When teaching, I approach the material from an embodied perspective, examining how everything we are learning affects the body. I’m always staying tuned in to how trauma affects the body and how unconscious material makes itself known first through the body. When working with a spiritual directee, I always take an embodied approach–turning into body practices, body prayers, and other forms of body work that help deepen one’s grounding and centering.
What is on your must-read list right now?

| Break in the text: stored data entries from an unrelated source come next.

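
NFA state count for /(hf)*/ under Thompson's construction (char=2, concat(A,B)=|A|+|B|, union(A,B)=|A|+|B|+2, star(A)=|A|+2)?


Syntax tree has 2 char leaf(s), 0 union(s), 1 star(s)
chars contribute 2×2 = 4; each union adds +2; each star adds +2
Total: 4 + 0 + 2 = 6 states


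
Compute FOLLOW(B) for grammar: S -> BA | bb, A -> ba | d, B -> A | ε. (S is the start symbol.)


$ ∈ FOLLOW(S). For each A -> αBβ: add FIRST(β)\{ε} to FOLLOW(B); if β nullable, add FOLLOW(A).
FOLLOW(B) = {b, d}


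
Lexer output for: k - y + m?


Scan left to right, longest-match per lexeme
Tokens: ID(k), OP(-), ID(y), OP(+), ID(m)


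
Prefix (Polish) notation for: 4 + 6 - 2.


left-to-right (same/higher precedence on left): tree is (- (+ 4 6) 2)
Prefix: - + 4 6 2


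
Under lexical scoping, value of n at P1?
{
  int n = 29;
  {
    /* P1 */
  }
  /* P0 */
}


P1's block does not declare n; resolves to the enclosing declaration at depth 0
n = 29


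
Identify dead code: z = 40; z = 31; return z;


first assignment to z is overwritten before any read
Dead: 'z = 40'


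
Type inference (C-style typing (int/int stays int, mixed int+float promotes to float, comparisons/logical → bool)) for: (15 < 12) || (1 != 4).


Operand types: bool || bool
Rule: logical operators take bool operands and yield bool
Result type: bool


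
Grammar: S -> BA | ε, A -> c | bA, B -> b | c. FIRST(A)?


Per alternative of A: FIRST(c) = {c}; FIRST(bA) = {b}
FIRST(A) = {b, c}


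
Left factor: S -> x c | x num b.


Common prefix: 'x'
Factored: S -> x S', S' -> c | num b


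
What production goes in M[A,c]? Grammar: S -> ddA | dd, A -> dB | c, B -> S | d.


For [A, c]: 'c' ∈ FIRST(c)
Entry: A -> c


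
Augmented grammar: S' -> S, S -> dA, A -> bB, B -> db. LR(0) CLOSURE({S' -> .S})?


Start: S' -> .S
For each item with dot before a nonterminal B, add B -> .γ for every B-production
Closure: [S' -> .S, S -> .dA]


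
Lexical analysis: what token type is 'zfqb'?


Pattern: letter/underscore followed by alphanumerics, not a keyword
Type: IDENTIFIER


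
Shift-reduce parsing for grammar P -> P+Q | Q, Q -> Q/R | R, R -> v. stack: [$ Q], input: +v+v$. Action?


lookahead ∉ {/} so Q won't extend; reduce P -> Q
Action: reduce (P -> Q)


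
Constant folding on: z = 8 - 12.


8 - 12 = -4 at compile time
Optimized: z = -4


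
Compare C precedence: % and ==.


'%' is multiplicative (level 10); '==' is equality (level 6)
Higher level binds tighter
'%' has higher precedence than '=='


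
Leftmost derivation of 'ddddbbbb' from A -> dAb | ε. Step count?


Derivation: A => dAb => ddAbb => dddAbbb => ddddAbbbb => ddddbbbb
Steps: 5


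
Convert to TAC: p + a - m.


Break into single-operator statements:
t1 = p + a
t2 = t1 - m


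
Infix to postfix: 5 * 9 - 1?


Left to right (same or higher precedence on left)
Postfix: 5 9 * 1 -


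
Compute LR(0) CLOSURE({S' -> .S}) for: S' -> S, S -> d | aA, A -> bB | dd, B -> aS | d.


Start: S' -> .S
For each item with dot before a nonterminal B, add B -> .γ for every B-production
Closure: [S' -> .S, S -> .d, S -> .aA]


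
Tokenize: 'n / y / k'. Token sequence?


Scan left to right, longest-match per lexeme
Tokens: ID(n), OP(/), ID(y), OP(/), ID(k)


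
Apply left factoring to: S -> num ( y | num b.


Common prefix: 'num'
Factored: S -> num S', S' -> ( y | b


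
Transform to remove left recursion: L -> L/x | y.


Left-recursive alternatives: L/x; non-recursive: y
Introduce L': L -> yL', L' -> /xL' | ε


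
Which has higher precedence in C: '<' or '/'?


'/' is multiplicative (level 10); '<' is relational (level 7)
Higher level binds tighter
'/' has higher precedence than '<'


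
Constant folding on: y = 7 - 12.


7 - 12 = -5 at compile time
Optimized: y = -5


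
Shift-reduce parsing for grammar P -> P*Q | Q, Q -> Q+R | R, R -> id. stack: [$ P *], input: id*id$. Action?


no handle ('P*' is not any RHS); shift 'id'
Action: shift


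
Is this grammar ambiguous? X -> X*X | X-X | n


'n*n-n' has two parse trees (no precedence encoded between * and -)
Ambiguous


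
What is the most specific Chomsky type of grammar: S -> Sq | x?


Left-linear: every RHS is a terminal or one nonterminal followed by a terminal
Classification: Type 3 (Regular)


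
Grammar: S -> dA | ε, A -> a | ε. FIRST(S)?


Per alternative of S: FIRST(dA) = {d}; FIRST(ε) = {ε}
FIRST(S) = {d, ε}


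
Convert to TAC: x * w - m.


Break into single-operator statements:
t1 = x * w
t2 = t1 - m


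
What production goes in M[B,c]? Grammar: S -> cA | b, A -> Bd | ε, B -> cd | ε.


For [B, c]: 'c' ∈ FIRST(cd)
Entry: B -> cd


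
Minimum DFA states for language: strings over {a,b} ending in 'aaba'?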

JML: Here are some of my top must-reads at the moment:
- Wild Mercy by Mirabai Starr
- The Body Keeps the Score by Bessel van der Kolk
- Women Who Run with the Wolves: Myths and Stories of the Wild Woman Archetype by Clarissa Pinkola Estes
- Living Into God’s Dream: Dismantling Racism in America edited by Catherine Meeks
“Ministry as Relational” is the topic of one of fifty chapters of Eileen’s forthcoming book, Pastoral Imagination: Bringing the Practice of Ministry to Life . Pre-orders are open now!
We are working on a special opportunity for you to order both Pastoral Imagination and its companion journal. Announcement coming soon!
This week as you pay attention to the relational character of your practice of ministry, please think about who needs a connecting point. Who is exploring vocation like Trong and could use a listening ear? Who is your go-to person who will listen to you?